The frozen Southern Ocean photographed from onboard a USAF LC-130 at 30,000 feet

Unlike continental ice sheets also found in the polar regions, changes in the sea ice cover have no direct influence on sea level rise. But the colossal change between an ice covered sea and an open ocean has implications of its own. The waxing and waning of the Antarctic sea ice cover is a primary driver of global ocean circulation, which is responsible for the movement of water masses all around the globe. In addition, in the southern spring, sea ice acts like a giant mirror, covering the otherwise dark ocean, reflecting the Sun’s energy back to space and changing the energy balance of the entire planet. In turn, it is a fundamental part of the global climate system, acting like a giant washing machine circulating water around the planet, while also working like a continent sized air conditioning unit.

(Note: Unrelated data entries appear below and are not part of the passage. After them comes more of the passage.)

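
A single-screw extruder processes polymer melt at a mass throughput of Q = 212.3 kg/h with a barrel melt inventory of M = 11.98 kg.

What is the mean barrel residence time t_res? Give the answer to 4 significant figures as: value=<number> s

Convert throughput: Q = 212.3 kg/h = 212.3/3600 = 0.0589722 kg/s
Mean residence time: t_res = M/Q_s = 11.98 kg / 0.0589722 kg/s = 203.146 s

value=203.1 s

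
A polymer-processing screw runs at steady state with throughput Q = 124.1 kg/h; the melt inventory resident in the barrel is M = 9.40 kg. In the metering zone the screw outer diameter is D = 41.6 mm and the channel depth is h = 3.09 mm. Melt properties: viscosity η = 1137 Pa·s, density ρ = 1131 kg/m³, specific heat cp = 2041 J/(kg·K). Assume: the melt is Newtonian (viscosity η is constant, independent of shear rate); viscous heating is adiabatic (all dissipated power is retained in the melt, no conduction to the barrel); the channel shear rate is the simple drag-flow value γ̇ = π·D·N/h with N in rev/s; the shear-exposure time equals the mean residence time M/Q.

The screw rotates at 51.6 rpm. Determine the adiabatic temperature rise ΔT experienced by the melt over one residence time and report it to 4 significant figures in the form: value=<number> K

Convert throughput: Q = 124.1 kg/h = 124.1/3600 = 0.0344722 kg/s
t_res = M / Q_s = 9.40 / 0.0344722 = 272.683 s
Convert to SI: D = 0.0416 m, h = 0.00309 m, N = 51.6/60 = 0.86 rev/s
γ̇ = π D N / h = (π)(0.0416)(0.86) / 0.00309 = 36.3733 s⁻¹
ΔT = η·γ̇²·t_res/(ρ·cp) = [1137 × 36.3733² × 272.683] / [1131 × 2041] = 177.697 K

value=177.7 K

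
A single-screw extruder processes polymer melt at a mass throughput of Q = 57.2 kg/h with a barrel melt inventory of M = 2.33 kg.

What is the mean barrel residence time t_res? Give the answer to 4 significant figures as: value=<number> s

value=146.6 s

Throughput in SI: Q_s = 57.2 kg/h ÷ 3600 s/h = 0.0158889 kg/s
t_res = M / Q_s = 2.33 / 0.0158889 = 146.643 s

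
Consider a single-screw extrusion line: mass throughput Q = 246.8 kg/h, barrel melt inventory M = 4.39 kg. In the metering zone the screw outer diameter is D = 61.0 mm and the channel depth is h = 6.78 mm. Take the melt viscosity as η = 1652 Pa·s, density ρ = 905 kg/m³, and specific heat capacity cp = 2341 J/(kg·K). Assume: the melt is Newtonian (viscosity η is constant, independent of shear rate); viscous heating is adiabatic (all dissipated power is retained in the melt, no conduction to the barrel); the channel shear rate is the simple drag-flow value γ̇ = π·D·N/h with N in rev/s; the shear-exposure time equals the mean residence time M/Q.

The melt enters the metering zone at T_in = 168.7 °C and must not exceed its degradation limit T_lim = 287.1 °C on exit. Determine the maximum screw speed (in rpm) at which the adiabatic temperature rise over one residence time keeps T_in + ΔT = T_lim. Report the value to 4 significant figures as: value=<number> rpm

value=103.4 rpm

Throughput in SI: Q_s = 246.8 kg/h ÷ 3600 s/h = 0.0685556 kg/s
t_res = M / Q_s = 4.39 / 0.0685556 = 64.0357 s
D = 61.0 mm = 0.061 m;  h = 6.78 mm = 0.00678 m
Allowable rise: ΔT_a = T_lim − T_in = 287.1 − 168.7 = 118.4 K
γ̇_max² = ΔT_a·ρ·cp/(η·t_res) = 118.4·905·2341/(1652·64.0357) = 2371.21 s⁻²
γ̇_max = √2371.21 = 48.6951 s⁻¹
N_max = γ̇_max h / (πD) = 48.6951·0.00678/(π·0.061) = 1.7228 rev/s → ×60 = 103.368 rpm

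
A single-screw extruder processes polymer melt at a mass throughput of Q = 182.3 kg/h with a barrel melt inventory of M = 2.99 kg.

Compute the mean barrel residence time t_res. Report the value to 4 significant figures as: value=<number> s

value=59.05 s

Convert throughput: Q = 182.3 kg/h = 182.3/3600 = 0.0506389 kg/s
t_res = M / Q_s = 2.99 / 0.0506389 = 59.0455 s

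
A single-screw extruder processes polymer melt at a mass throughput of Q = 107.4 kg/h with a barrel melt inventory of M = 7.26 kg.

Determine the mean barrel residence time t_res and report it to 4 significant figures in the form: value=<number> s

Convert throughput: Q = 107.4 kg/h = 107.4/3600 = 0.0298333 kg/s
t_res = M / Q_s = 7.26 / 0.0298333 = 243.352 s

value=243.4 s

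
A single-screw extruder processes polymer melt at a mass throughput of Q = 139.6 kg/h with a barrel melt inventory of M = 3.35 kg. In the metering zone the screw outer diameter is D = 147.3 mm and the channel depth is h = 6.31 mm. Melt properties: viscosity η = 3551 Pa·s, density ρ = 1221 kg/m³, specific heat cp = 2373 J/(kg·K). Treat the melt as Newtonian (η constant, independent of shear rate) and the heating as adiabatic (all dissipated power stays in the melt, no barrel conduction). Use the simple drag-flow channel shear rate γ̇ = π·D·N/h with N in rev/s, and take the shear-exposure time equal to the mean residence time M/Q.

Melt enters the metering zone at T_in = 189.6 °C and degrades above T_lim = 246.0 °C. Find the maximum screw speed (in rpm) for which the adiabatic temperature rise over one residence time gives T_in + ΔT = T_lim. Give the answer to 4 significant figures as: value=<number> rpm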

But even now, in 2017, we don’t really know how much of it there is.

The planet, and indeed the Southern Ocean is warming, so it might come as a surprise, that unlike it’s Arctic counterpart, the Antarctic sea ice cover has actually grown in size since we started measuring its extent with satellites.

Crossing the frozen Ross Sea to satellite validation survey sites

Since 1979 the Antarctic sea ice cover has increased by 3% per decade, a small amount, especially when compared to the 13% per decade decline measured in the Arctic. But it begs the question, why in a warming world is the Antarctic sea ice cover expanding? And perhaps more importantly, is this trend expected to reverse? Although we have been able to measure sea ice extent, adequate datasets on its thickness still elude us. This means we don’t know if its volume is changing. Volume is a more holistic measure of the system and informs us whether it is growing or shrinking in its entirety. As part of a global scientific effort, in 2011 and 2013 we went to the Antarctic to help establish why.

Assessing surface conditions. Everything down to the grain size of the snow has an influence on the satellite measurements

The only way to measure sea ice thickness at the required hemispheric scales is using satellites. These special type of satellites, called altimeters have been in operation for over 20 years. Advancing technology has permitted these instruments, carried into orbit on these satellites to continuously improve. From 700 km above the Earth’s surface, travelling at 7 kms per second, these instruments can discern changes in the distance between the waterline and the top of the ice, a distance typically only in the order of 20 cm.

CryoSat-2 the European Space Agency’s mission to map the polar ice sheets — ©ESA

This distance between the sea surface and the ice surface is termed the freeboard. Freeboard is the above water segment of the floating ice which can then be used to estimate the total thickness of the sea ice.

Drilling through the two meter thick sea ice for comparison to the satellite data

There are many uncertainties with these measurements, and that is why it is necessary to travel to the Antarctic to ‘ground truth’ the satellite data. With confidence in the measurements and methods, proven by ground truthing, we can then attempt to map the entire hemisphere’s sea ice cover.

Accurately measuring Antarctic sea ice thickness is an ongoing effort. The dataset will help develop an understanding of why the Antarctic sea ice cover has been increasing. We can then improve our ability to forecast changes in the Southern Ocean, that ability being of great importance to help us make the right decisions for society as our climate changes.